Seit Freitag, 13. Juli, haben er und seine Frau Janina mit Tochter Mercedes (1) ihre Zelte in Elgershausen auf dem Gelände des Schützenvereins aufgeschlagen und präsentieren dort das klassische Hohensteiner Kasperletheater. Wegen leerer Plätze musste die Puppenspiel-Familie bisher allerdings vier von fünf Vorführungen ausfallen lassen. 

„Es tut mir weh, wenn ich Kinder mit funkelnden Augen nach Hause schicken muss.“ Doch Auftritte vor drei oder vier Gästen bringen der jungen Familie kaum Geld ein. Sie hätten von klein auf gelernt, mit wenig zu leben – doch in diesem Jahr habe sich die Lage verschlechtert. „Das ist der Wandel der Zeit“, sagt der 25-Jährige. Tablets, Smartphones und Laptops seien für Kinder heute oft attraktiver als ein klassisches Puppenspiel. „Es verliert an Besonderheit“. 
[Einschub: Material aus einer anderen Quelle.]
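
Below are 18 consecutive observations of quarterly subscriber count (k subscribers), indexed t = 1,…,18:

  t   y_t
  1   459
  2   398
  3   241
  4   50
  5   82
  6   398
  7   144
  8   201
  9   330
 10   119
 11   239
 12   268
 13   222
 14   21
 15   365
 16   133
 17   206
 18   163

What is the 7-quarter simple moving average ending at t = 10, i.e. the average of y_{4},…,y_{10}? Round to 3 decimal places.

Sum of periods 4–10: 50 + 82 + 398 + 144 + 201 + 330 + 119 = 1324
Divide by 7: 1324 / 7 = 189.143

189.143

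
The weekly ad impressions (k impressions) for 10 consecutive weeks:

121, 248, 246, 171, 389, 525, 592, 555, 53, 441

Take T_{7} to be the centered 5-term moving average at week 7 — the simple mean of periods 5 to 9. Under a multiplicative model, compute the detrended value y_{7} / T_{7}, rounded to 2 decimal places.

1.40

Trend T_7 = (389 + 525 + 592 + 555 + 53) / 5 = 2114/5 = 422.8000
Ratio to trend: 592 / 422.8000 = 1.40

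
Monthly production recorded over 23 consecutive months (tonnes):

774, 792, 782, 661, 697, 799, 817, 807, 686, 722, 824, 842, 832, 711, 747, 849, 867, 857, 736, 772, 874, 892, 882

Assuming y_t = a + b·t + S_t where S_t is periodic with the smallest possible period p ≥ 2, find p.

First differences y_{t+1} − y_t: 18, -10, -121, 36, 102, 18, -10, -121, 36, 102, 18, -10, …
The difference pattern repeats every 5 terms and not for any smaller step, so p = 5.

5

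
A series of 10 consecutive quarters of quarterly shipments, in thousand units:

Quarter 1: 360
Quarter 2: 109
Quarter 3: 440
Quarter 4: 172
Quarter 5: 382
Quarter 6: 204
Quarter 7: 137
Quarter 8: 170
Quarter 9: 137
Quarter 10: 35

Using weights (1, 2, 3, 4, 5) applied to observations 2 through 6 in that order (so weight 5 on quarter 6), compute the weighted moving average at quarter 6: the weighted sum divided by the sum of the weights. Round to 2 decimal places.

Weighted sum: 1·109 + 2·440 + 3·172 + 4·382 + 5·204 = 109 + 880 + 516 + 1528 + 1020 = 4053
Weight total: 1 + 2 + 3 + 4 + 5 = 15
WMA = 4053 / 15 = 270.20

270.20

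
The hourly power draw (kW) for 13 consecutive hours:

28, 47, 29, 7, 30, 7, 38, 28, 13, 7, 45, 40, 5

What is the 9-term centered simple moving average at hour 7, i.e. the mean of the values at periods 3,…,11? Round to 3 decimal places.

22.667

Sum of periods 3–11: 29 + 7 + 30 + 7 + 38 + 28 + 13 + 7 + 45 = 204
Divide by 9: 204 / 9 = 22.667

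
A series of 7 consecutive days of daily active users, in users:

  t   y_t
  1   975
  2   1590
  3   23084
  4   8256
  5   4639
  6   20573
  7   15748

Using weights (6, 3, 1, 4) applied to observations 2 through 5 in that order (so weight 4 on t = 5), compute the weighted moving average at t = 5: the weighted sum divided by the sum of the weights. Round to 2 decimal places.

7543.14

Weighted sum: 6·1590 + 3·23084 + 1·8256 + 4·4639 = 9540 + 69252 + 8256 + 18556 = 105604
Weight total: 6 + 3 + 1 + 4 = 14
WMA = 105604 / 14 = 7543.14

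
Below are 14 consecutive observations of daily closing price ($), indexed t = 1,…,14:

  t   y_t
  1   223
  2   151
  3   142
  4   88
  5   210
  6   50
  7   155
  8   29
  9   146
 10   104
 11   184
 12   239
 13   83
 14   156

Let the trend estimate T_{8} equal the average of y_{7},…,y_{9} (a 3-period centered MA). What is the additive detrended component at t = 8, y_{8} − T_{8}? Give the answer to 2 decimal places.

Trend T_8 = (155 + 29 + 146) / 3 = 330/3 = 110.0000
Detrended value: 29 − 110.0000 = -81.00

-81.00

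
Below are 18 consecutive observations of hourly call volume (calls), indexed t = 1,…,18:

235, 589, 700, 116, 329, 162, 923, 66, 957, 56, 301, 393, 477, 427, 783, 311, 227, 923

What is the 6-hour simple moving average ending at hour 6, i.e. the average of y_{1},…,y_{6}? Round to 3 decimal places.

Sum of periods 1–6: 235 + 589 + 700 + 116 + 329 + 162 = 2131
Divide by 6: 2131 / 6 = 355.167

355.167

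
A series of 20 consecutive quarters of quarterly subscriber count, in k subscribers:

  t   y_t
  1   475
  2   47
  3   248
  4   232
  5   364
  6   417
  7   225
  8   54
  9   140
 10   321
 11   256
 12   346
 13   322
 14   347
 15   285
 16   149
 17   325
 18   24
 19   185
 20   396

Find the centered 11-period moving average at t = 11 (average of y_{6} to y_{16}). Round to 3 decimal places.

Sum of periods 6–16: 417 + 225 + 54 + 140 + 321 + 256 + 346 + 322 + 347 + 285 + 149 = 2862
Divide by 11: 2862 / 11 = 260.182

260.182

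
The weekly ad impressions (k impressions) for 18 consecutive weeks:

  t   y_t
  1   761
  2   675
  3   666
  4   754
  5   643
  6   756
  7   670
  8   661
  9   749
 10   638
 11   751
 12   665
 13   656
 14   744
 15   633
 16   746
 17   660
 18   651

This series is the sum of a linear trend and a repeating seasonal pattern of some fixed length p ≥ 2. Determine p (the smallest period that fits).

5

First differences y_{t+1} − y_t: -86, -9, 88, -111, 113, -86, -9, 88, -111, 113, -86, -9, …
The difference pattern repeats every 5 terms and not for any smaller step, so p = 5.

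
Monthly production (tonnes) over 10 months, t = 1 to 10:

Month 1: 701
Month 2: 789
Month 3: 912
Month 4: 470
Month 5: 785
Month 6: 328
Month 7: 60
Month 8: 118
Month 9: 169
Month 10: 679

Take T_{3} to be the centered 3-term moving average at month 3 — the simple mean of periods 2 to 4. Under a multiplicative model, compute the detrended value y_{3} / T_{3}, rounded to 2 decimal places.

Trend T_3 = (789 + 912 + 470) / 3 = 2171/3 = 723.6667
Ratio to trend: 912 / 723.6667 = 1.26

1.26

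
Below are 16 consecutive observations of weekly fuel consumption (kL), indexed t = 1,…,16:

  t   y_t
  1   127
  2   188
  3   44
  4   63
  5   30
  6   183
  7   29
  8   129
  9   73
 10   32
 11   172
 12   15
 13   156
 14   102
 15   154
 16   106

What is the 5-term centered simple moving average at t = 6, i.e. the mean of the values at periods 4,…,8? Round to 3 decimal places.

86.800

Sum of periods 4–8: 63 + 30 + 183 + 29 + 129 = 434
Divide by 5: 434 / 5 = 86.800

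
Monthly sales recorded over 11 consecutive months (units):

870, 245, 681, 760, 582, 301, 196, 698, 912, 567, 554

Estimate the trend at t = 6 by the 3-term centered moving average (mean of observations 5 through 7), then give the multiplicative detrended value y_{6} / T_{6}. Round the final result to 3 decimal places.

0.837

Trend T_6 = (582 + 301 + 196) / 3 = 1079/3 = 359.66667
Ratio to trend: 301 / 359.66667 = 0.837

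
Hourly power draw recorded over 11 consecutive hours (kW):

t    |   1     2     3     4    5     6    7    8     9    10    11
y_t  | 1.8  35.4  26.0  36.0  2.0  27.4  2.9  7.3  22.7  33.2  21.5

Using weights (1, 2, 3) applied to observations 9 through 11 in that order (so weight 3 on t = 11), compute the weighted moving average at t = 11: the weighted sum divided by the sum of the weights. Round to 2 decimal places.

25.60

Weighted sum: 1·22.7 + 2·33.2 + 3·21.5 = 22.7 + 66.4 + 64.5 = 153.6
Weight total: 1 + 2 + 3 = 6
WMA = 153.6 / 6 = 25.60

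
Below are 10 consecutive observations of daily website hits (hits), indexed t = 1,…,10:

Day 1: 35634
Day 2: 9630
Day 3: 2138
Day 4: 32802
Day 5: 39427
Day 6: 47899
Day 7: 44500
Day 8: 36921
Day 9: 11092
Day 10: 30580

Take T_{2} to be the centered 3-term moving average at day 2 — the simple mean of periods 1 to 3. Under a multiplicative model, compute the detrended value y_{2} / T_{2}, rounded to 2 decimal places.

Trend T_2 = (35634 + 9630 + 2138) / 3 = 47402/3 = 15800.6667
Ratio to trend: 9630 / 15800.6667 = 0.61

0.61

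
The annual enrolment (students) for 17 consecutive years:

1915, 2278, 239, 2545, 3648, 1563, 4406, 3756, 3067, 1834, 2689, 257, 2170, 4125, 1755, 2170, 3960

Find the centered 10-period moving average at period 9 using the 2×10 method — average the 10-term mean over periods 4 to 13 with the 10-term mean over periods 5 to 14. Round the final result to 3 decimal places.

2672.500

Sum over 4–13: 2545 + 3648 + 1563 + 4406 + 3756 + 3067 + 1834 + 2689 + 257 + 2170 = 25935
Sum over 5–14: 3648 + 1563 + 4406 + 3756 + 3067 + 1834 + 2689 + 257 + 2170 + 4125 = 27515
CMA at t=9 = (25935 + 27515) / (2·10) = 53450 / 20 = 2672.500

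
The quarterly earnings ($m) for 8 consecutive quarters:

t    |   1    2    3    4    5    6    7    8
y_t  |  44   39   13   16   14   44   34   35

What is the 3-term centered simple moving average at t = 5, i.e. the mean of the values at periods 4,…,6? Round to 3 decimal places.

24.667

Sum of periods 4–6: 16 + 14 + 44 = 74
Divide by 3: 74 / 3 = 24.667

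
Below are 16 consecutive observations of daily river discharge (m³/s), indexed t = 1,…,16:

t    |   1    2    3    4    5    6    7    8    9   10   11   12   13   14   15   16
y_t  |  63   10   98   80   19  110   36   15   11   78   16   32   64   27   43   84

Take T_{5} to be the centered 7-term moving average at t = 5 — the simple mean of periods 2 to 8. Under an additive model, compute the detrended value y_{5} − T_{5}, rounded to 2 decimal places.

Trend T_5 = (10 + 98 + 80 + 19 + 110 + 36 + 15) / 7 = 368/7 = 52.5714
Detrended value: 19 − 52.5714 = -33.57

-33.57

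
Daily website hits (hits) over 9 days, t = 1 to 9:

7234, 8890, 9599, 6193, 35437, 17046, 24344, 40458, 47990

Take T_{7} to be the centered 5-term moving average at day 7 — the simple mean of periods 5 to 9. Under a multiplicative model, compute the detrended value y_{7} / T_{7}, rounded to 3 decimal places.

0.736

Trend T_7 = (35437 + 17046 + 24344 + 40458 + 47990) / 5 = 165275/5 = 33055.00000
Ratio to trend: 24344 / 33055.00000 = 0.736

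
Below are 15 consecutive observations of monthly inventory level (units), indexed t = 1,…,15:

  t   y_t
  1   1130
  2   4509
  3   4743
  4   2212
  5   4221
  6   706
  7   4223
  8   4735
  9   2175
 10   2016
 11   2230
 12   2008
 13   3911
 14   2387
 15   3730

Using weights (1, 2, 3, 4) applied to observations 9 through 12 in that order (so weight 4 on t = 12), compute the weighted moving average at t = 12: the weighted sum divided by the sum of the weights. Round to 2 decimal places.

2092.90

Weighted sum: 1·2175 + 2·2016 + 3·2230 + 4·2008 = 2175 + 4032 + 6690 + 8032 = 20929
Weight total: 1 + 2 + 3 + 4 = 10
WMA = 20929 / 10 = 2092.90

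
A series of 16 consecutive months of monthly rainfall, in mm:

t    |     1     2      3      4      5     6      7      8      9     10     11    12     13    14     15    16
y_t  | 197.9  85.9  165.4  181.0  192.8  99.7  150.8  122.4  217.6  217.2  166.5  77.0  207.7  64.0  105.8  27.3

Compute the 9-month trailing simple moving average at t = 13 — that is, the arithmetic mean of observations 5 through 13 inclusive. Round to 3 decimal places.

161.300

Sum of periods 5–13: 192.8 + 99.7 + 150.8 + 122.4 + 217.6 + 217.2 + 166.5 + 77.0 + 207.7 = 1451.7
Divide by 9: 1451.7 / 9 = 161.300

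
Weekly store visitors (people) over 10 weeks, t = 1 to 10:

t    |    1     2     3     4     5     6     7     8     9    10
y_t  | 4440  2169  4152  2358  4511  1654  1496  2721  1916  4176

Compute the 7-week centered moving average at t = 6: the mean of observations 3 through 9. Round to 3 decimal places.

Sum of periods 3–9: 4152 + 2358 + 4511 + 1654 + 1496 + 2721 + 1916 = 18808
Divide by 7: 18808 / 7 = 2686.857

2686.857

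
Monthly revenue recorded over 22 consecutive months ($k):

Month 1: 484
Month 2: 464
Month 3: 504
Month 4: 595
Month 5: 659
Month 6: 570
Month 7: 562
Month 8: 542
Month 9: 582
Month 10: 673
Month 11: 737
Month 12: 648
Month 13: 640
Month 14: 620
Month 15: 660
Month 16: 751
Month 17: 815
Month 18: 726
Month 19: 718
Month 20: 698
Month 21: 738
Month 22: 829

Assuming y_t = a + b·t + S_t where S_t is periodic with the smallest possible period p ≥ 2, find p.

6

First differences y_{t+1} − y_t: -20, 40, 91, 64, -89, -8, -20, 40, 91, 64, -89, -8, -20, 40, …
The difference pattern repeats every 6 terms and not for any smaller step, so p = 6.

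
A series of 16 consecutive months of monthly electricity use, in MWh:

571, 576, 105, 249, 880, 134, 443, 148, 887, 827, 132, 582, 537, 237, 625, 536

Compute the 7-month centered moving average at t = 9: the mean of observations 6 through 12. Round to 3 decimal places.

Sum of periods 6–12: 134 + 443 + 148 + 887 + 827 + 132 + 582 = 3153
Divide by 7: 3153 / 7 = 450.429

450.429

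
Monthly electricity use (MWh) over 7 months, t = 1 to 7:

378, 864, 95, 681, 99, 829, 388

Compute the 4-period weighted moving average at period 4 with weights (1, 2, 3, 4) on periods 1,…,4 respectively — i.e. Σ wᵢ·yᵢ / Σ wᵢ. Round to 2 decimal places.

511.50

Weighted sum: 1·378 + 2·864 + 3·95 + 4·681 = 378 + 1728 + 285 + 2724 = 5115
Weight total: 1 + 2 + 3 + 4 = 10
WMA = 5115 / 10 = 511.50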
Sein Großvater habe noch von vollen Zelten berichtet. Heute ist Tkacz-Majin glücklich, wenn die ersten beiden Reihen besetzt sind. Seit Jahren reist die Familie durch Deutschland, Österreich und die Schweiz, Ausfälle in diesem Maße habe es nie gegeben, erst seit diesem Jahr blieben die Reihen oft leer.

Das Puppenspiel aufzugeben, kommt für den Baunataler dennoch nicht infrage. „Das Spielen ist kein Beruf, es ist unser Leben. Wir können ja nichts anderes“, sagt er. Der Puppenspiel-Nachwuchs steht mit Tochter Mercedes bereits in den Startlöchern. Doch der 25-Jährige würde seiner Tochter bei anderen Berufswünschen keine Steine in den Weg legen. Denn er erlebt gerade am eigenen Leib, wie hart das Geschäft heutzutage ist.

Die nächsten Vorführungen in Elgershausen: Bis Sonntag, 22. Juli, täglich jeweils um 17 Uhr und sonntags um 12 und 16 Uhr. Eintritt: 8 Euro.